Bu dünyayı kim inşa ediyor?

Binaları, yolları, hastaneleri, stadyumları, sistemleri kim kuruyor?

Cevap basit: Biz. Ama asıl soru şu: Nasıl bir dünya inşa etmeyi seçiyoruz?

Bugün içinde yaşadığımız düzen bir tesadüf değil. Ne şehir hastanelerinin büyüklüğü, ne her köşe başında açılan eczaneler, ne futbol ve basketbol dışındaki sporların sistematik biçimde geri plana itilmesi… Bunların hiçbiri “kendiliğinden” olmadı. Bunlar, yönetilebilir bir insanlık için seçilmiş bir mimarinin parçalarıdır.

Düzen neden sağlıklı insan istemez?

Sağlıklı insan:

Az korkar
Az bağımlıdır
Daha az tüketir
Daha çok sorgular
Daha zor yönlendirilir
Oysa sistemin ihtiyacı olan insan tipi farklıdır:

Bedeni yorgun,
Zihni meşgul,
Borçlu,
Kaygılı,

Sürekli “bir şeylere yetişmeye çalışan” biri. Bu yüzden yatırım insana değil, maddeye yapılır. Çünkü madde kontrol edilebilir; insanın bilinci ise tehlikelidir.

Hastane neden çoğalır, park neden değil?

Bir park:

İnsanları bir araya getirir
Hareketi teşvik eder
Düşünmeye alan açar
Enerjiyi dengeler

Bir hastane ise:

Sonucu yönetir
Hastalığı merkeze alır
Tedaviyi metalaştırır
İnsanı “dosya”ya indirger

Hastalık, sistem için bir kriz değil; sürdürülebilir bir döngüdür.
Sağlık ise sürdürülemez; çünkü sağlıklı insan sistemin dışında düşünmeye başlar.

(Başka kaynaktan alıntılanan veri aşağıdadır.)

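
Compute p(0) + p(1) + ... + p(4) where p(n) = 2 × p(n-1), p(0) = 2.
Computing the sequence terms: 2, 4, 8, 16, 32
Adding these values together:

62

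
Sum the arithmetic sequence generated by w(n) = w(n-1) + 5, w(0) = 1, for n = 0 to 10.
Computing the sequence terms: 1, 6, 11, 16, 21, 26, 31, 36, 41, 46, 51
Adding these values together:

286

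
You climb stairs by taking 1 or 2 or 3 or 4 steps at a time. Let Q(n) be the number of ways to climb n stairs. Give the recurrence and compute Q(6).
Condition on the size of the last step (1 to 4): before it there were n-1, …, n-4 stairs climbed, and these cases are disjoint, so Q(n) = Q(n-1) + Q(n-2) + Q(n-3) + Q(n-4) (order-4 linear recurrence).
Initial conditions by direct count (compositions of i into parts ≤ 4): Q(1) = 1; Q(2) = 2; Q(3) = 4; Q(4) = 8.
Iterating the recurrence: Q(5) = 15, Q(6) = 29.

Q(n) = Q(n-1) + Q(n-2) + Q(n-3) + Q(n-4), Q(1) = 1, Q(2) = 2, Q(3) = 4, Q(4) = 8; Q(6) = 29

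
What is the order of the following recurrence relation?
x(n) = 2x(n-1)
The order is the largest lag k for which x(n-k) appears. Here the deepest term is x(n-1), so the order is 1.

Order 1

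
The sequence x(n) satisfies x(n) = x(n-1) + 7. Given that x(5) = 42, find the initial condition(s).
x(5) = x(0) + 5·7, so x(0) = 42 - 35 = 7.

x(0) = 7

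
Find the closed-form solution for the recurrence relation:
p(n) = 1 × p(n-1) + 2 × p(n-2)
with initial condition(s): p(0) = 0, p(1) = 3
Recurrence: p(n) = 1 × p(n-1) + 2 × p(n-2), initial: p(0) = 0, p(1) = 3.
Characteristic equation: r² - 1r - 2 = 0, which factors as (r - 2)(r + 1) = 0, so r = 2, -1. General solution p(n) = A·2ⁿ + B·(-1)ⁿ. From p(0) = 0: A + B = 0. From p(1) = 3: 2A - 1B = 3. Solving gives A = 1, B = -1.

p(n) = 2ⁿ - (-1)ⁿ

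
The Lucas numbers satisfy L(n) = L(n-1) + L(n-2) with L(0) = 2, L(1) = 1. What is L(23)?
Computing the sequence terms:
2, 1, 3, 4, 7, 11, 18, 29, 47, 76, 123, 199, 322, 521, 843, 1364, 2207, 3571, 5778, 9349, 15127, 24476, 39603, 64079

64079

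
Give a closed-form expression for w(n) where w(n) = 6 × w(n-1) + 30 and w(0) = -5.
Recurrence: w(n) = 6 × w(n-1) + 30, initial: w(0) = -5.
Try w(n) = A·6ⁿ + C. Substituting: A·6ⁿ + C = 6(A·6ⁿ⁻¹ + C) + 30 = A·6ⁿ + 6C + 30, so C = 6C + 30, giving C = -6. Then w(0) = A - 6 = -5 gives A = 1.

w(n) = 6ⁿ - 6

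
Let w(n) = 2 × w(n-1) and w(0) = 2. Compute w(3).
Computing step by step:
w(0) = 2
w(1) = 2 × 2 = 4
w(2) = 2 × 4 = 8
w(3) = 2 × 8 = 16

16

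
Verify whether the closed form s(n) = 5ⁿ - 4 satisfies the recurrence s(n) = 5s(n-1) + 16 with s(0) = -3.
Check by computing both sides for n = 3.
From the recurrence with s(0) = -3:
  s(0) = -3, s(1) = 1, s(2) = 21, s(3) = 121
  so the recurrence gives s(3) = 121.
From the proposed closed form s(n) = 5ⁿ - 4:
  s(3) = 121.
Both sides give 121 at n = 3, and the initial condition(s) match, so the closed form is consistent.

Yes, the closed form is correct.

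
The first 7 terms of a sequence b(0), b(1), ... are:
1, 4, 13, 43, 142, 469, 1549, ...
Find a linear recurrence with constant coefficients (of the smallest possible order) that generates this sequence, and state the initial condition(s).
Look for the lowest-order linear relation among consecutive terms.
Observation: b(n) - 3·b(n-1) - (1)·b(n-2) = 0 holds for the shown terms, and no order-1 relation b(n) = α·b(n-1) + β fits.
Check at n=3: 3·13 + (1)·4 = 43. ✓

b(n) = 3b(n-1) + b(n-2), b(0) = 1, b(1) = 4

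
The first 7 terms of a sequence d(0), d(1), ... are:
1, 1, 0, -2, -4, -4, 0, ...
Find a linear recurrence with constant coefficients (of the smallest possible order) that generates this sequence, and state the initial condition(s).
Look for the lowest-order linear relation among consecutive terms.
Observation: d(n) - 2·d(n-1) - (-2)·d(n-2) = 0 holds for the shown terms, and no order-1 relation d(n) = α·d(n-1) + β fits.
Check at n=3: 2·0 + (-2)·1 = -2. ✓

d(n) = 2d(n-1) - 2d(n-2), d(0) = 1, d(1) = 1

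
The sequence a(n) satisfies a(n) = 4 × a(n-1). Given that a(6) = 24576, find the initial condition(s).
In general a(n) = 4ⁿ · a(0). At n = 6: a(0) = a(6) / 4^6 = 24576 / 4096 = 6.

a(0) = 6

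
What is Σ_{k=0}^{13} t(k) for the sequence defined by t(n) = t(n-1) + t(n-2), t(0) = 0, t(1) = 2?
Computing the sequence terms: 0, 2, 2, 4, 6, 10, 16, 26, 42, 68, 110, 178, 288, 466
Adding these values together:

1218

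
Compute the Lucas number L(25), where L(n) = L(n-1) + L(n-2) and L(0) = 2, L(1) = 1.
Computing the sequence terms:
2, 1, 3, 4, 7, 11, 18, 29, 47, 76, 123, 199, 322, 521, 843, 1364, 2207, 3571, 5778, 9349, 15127, 24476, 39603, 64079, 103682, 167761

167761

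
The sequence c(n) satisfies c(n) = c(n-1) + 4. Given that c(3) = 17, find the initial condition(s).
c(3) = c(0) + 3·4, so c(0) = 17 - 12 = 5.

c(0) = 5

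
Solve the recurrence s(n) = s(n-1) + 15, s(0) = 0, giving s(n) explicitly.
Recurrence: s(n) = s(n-1) + 15, initial: s(0) = 0.
Each step adds 15, so s(n) = s(0) + 15n = 15n.

s(n) = 15n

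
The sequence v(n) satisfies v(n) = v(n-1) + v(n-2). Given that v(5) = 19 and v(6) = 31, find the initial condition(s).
Work backwards using v(k) = v(k+2) - v(k+1):
v(4) = v(6) - v(5) = 31 - 19 = 12
v(3) = v(5) - v(4) = 19 - 12 = 7
v(2) = v(4) - v(3) = 12 - 7 = 5
v(1) = v(3) - v(2) = 7 - 5 = 2
v(0) = v(2) - v(1) = 5 - 2 = 3

v(0) = 3, v(1) = 2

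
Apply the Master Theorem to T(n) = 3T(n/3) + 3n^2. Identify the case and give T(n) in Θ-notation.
Master Theorem template: T(n) = a·T(n/b) + f(n).
Here: a=3, b=3, f(n)=3n^2
Compute log_b(a) = log_3(3) = 1.
f(n) = 3n^2 = Ω(n^(1+ε)) with ε = 1, and the regularity condition holds (a·f(n/b) = (a/b^2)·f(n) with a/b^2 = 3^-1 < 1). Case 3: T(n) = Θ(f(n)) = Θ(n^2).

Case 3: T(n) = Θ(n^2)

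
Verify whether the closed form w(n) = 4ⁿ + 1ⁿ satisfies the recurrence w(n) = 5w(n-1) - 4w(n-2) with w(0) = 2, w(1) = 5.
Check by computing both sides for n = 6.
From the recurrence with w(0) = 2, w(1) = 5:
  w(0) = 2, w(1) = 5, w(2) = 17, w(3) = 65, w(4) = 257, w(5) = 1025, w(6) = 4097
  so the recurrence gives w(6) = 4097.
From the proposed closed form w(n) = 4ⁿ + 1ⁿ:
  w(6) = 4097.
Both sides give 4097 at n = 6, and the initial condition(s) match, so the closed form is consistent.

Yes, the closed form is correct.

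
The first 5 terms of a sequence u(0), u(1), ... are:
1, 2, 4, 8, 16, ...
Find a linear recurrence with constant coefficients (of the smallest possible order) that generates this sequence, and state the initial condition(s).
Look for the lowest-order linear relation among consecutive terms.
Observation: each term is 2× the previous.
Check at n=2: 2·2 = 4. ✓

u(n) = 2 × u(n-1), u(0) = 1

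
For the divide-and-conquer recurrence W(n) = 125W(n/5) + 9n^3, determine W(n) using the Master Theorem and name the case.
Master Theorem template: W(n) = a·W(n/b) + f(n).
Here: a=125, b=5, f(n)=9n^3
Compute log_b(a) = log_5(125) = 3.
f(n) = 9n^3 = Θ(n^3). Case 2: W(n) = Θ(n^3 log n).

Case 2: W(n) = Θ(n^3 log n)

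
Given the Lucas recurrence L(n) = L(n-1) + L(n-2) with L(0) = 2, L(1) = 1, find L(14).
Computing the sequence terms:
2, 1, 3, 4, 7, 11, 18, 29, 47, 76, 123, 199, 322, 521, 843

843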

Spor neden olimpik değil, vitrinlik?

Neden her şehirde futbol stadyumu var da;

Atletizm pisti yok?
Üç adım atlama alanı yok?
Sırıkla atlama yok?
Koşu kültürü yok?

Çünkü olimpik spor:

Bireysel disiplin ister
Sabır ister
Uzun vadeli yatırım ister
“Gösteri” değil, gelişim üretir

Futbol ise:

Kalabalık toplar
Duyguyu boşaltır
Reklam üretir
İnsanları izleyici yapar

İzleyici olan insan, oyuncu değildir. Oyuncu olmayan insan, düzeni sorgulamaz.

Üniversiteler neden meslek üretir, insan değil?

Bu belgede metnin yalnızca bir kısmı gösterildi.